Tuesday, October 29, 2013, 8:40 am, Room 102 C

The covalent character of ionic metal compounds, in particular oxides, may lead to substantial departures from nominal oxidation states. [1, 2] Since this covalent character changes the effective charge of the cation, it contributes to the chemical and physical properties of these compounds. We present a new and novel method of determining the degree of the covalent mixing by projection of cation and ligand orbitals [2, 3] on the total wavefunctions for clusters used to model the electronic structure of these compounds. An important advantage of this method is that it provides estimates of the uncertainties of the assignments of effective charges to the cations and anions. Such estimates of the uncertainty directly reflect the overlap of cation and anion orbitals and, hence, their potential for chemical bonding; estimates of the uncertainty of charge assignments are not generally available. There is evidence that the properties of the spectra from X-Ray photoemission spectroscopy, XPS, [2] and X-Ray Adsorption spectroscopy, XAS, [4] reflect the extent of the covalent mixing of the cation and anion orbitals. We will consider how the covalent character changes between the initial and final state configurations in these spectroscopies, which arise from the screening of the core-hole, affect the interpretation of the core-level spectroscopies.

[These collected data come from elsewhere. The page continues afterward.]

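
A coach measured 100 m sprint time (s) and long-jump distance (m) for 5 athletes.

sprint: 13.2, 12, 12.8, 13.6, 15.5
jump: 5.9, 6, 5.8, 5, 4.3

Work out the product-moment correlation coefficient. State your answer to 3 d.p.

-0.935

n = 5, Σx = 67.1, Σy = 27, Σx² = 907.29, Σy² = 147.94, Σxy = 358.77
nΣxy − ΣxΣy = 1793.85 − 1811.7 = -17.85
nΣx² − (Σx)² = 4536.45 − 4502.41 = 34.04; nΣy² − (Σy)² = 739.7 − 729 = 10.7
r = -17.85 / √(34.04 × 10.7) = -17.85 / 19.0848 ≈ -0.935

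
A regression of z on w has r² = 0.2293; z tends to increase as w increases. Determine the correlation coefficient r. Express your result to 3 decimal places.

0.479

|r| = √0.2293 = 0.479
The association is positive, so r = 0.479.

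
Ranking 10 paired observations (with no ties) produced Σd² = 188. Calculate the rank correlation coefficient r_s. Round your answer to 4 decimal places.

ρ = 1 − 6Σd² / [n(n²−1)] = 1 − 6×188 / (10×99)
  = 1 − 1128/990 = 1 − 1.13939 ≈ -0.1394

-0.1394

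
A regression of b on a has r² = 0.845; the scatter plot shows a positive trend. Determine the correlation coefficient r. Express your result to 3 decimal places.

0.919

|r| = √0.845 = 0.919
The association is positive, so r = 0.919.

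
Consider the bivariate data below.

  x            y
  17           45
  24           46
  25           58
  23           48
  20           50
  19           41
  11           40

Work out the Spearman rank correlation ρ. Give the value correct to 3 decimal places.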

1. P. S. Bagus and E. S. Ilton, Phys. Rev. B 73, 155110 (2006).

2. P. S. Bagus, E. S. Ilton, and C. J. Nelin, Surf. Sci. Rep. (in press).

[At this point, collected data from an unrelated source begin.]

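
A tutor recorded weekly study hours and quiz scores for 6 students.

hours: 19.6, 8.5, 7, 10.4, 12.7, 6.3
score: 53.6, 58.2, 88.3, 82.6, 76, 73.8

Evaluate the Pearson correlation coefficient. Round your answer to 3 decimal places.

n = 6, Σx = 64.5, Σy = 432.5, Σx² = 814.55, Σy² = 32102.29, Σxy = 4452.54
nΣxy − ΣxΣy = 26715.24 − 27896.25 = -1181.01
nΣx² − (Σx)² = 4887.3 − 4160.25 = 727.05; nΣy² − (Σy)² = 192613.74 − 187056.25 = 5557.49
r = -1181.01 / √(727.05 × 5557.49) = -1181.01 / 2010.1177 ≈ -0.588

-0.588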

3. C. J. Nelin, P. S. Bagus, and M. R. Philpott, J. Chem. Phys. 87, 2170 (1987).

4. S. G. Minasian, J. M. Keith, E. R. Batista, K. S. Boland, D. L. Clark, S. D. Conradson, S. A. Kozimor, R. L. Martin, D. E. Schwarz, D. K. Shuh, G. L. Wagner, M. P. Wilkerson, L. E. Wolfsberg, and P. Yang, J. Am. Chem. Soc. 134, 5586 (2012).